Saccharide receptor achieves concentration dependent mannoside selectivity through two distinct cooperative binding pathways

Tetrapodal receptor 1 relies upon structural flexibility to reveal new binding modes for saccharide recognition and to achieve unique pyranoside binding affinity and concentration dependent selectivity. The association constants, K_as, between 1 and eight pyranosides commonly found in cell surface glycans were measured in CDCl₃ by ¹H NMR titrations, revealing a preference for α- and β-octyl mannopyranosides (α-Man and β-Man). Whereas most of the pyranosides studied-α/β-octyl glucopyranoside (α/β-Glc), α/β-octyl galactopyranoside (α/β-Gal), and α/β-octyl N-acetylglucosaminopyranoside (α/β-GlcNAc)-bind 1 in a 1 : 1 stoichiometry at 25 °C, β-Man exclusively forms a 2 : 1 receptor-pyranoside complex. Alternatively, in an excess of pyranoside, 1 binds α- and β-Man in a 1 : 2 receptor : pyranoside stoichiometry with a high degree of positive cooperativity (K₂/K₁ ∼ 13.7 and 7.6 for α- and β-Man respectively) and selectivities as high as 16.8 : 1 α-Man : α-Gal. Moreover, this preference changes as a function of pyranoside concentration, favoring β-Glc at low concentration (<0.1 mM) and favoring mannosides at higher concentrations. The thermodynamic binding parameters (ΔH⁰ and ΔS⁰) reveal that the cooperativity in the second binding events drive the formation of 1 ₂:β-Man or 1:β-Man₂ because of a decrease in unfavorable entropy upon each second binding event compared to the first. The structures of the complexes were determined by 1D and 2D ¹H NMR spectroscopy in combination with molecular modeling. The 1:β-Man ₂ complex exhibits C₂ symmetry, where both β-Man equivalents bind identical sites within 1, such that the pyranosides within the complex are symmetrically equivalent.
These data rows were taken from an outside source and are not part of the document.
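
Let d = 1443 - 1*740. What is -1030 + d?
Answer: -327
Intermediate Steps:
d = 703 (d = 1443 - 740 = 703)
-1030 + d = -1030 + 703 = -327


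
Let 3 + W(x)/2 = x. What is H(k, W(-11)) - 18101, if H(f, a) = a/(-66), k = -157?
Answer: -597319/33 ≈ -18101.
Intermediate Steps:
W(x) = -6 + 2*x
H(f, a) = -a/66 (H(f, a) = a*(-1/66) = -a/66)
H(k, W(-11)) - 18101 = -(-6 + 2*(-11))/66 - 18101 = -(-6 - 22)/66 - 18101 = -1/66*(-28) - 18101 = 14/33 - 18101 = -597319/33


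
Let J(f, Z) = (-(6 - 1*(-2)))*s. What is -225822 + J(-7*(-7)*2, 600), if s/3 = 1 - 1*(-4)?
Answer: -225942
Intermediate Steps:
s = 15 (s = 3*(1 - 1*(-4)) = 3*(1 + 4) = 3*5 = 15)
J(f, Z) = -120 (J(f, Z) = -(6 - 1*(-2))*15 = -(6 + 2)*15 = -1*8*15 = -8*15 = -120)
-225822 + J(-7*(-7)*2, 600) = -225822 - 120 = -225942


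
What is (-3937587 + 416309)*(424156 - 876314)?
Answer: 1592174017924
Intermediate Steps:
(-3937587 + 416309)*(424156 - 876314) = -3521278*(-452158) = 1592174017924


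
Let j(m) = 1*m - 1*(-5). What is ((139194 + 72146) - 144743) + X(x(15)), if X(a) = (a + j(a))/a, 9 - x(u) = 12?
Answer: 199792/3 ≈ 66597.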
Alternatively, 1₂:β-Man is a cage-like structure where only three of the aminopyrrolitic arms of the receptor are involved in binding, leaving a fourth available for further functionalization in later generation receptors. Multivalency and cooperativity are ubiquitous in Nature, and 1 utilizes these modes of recognition to achieve selectivity for monosaccharide residues.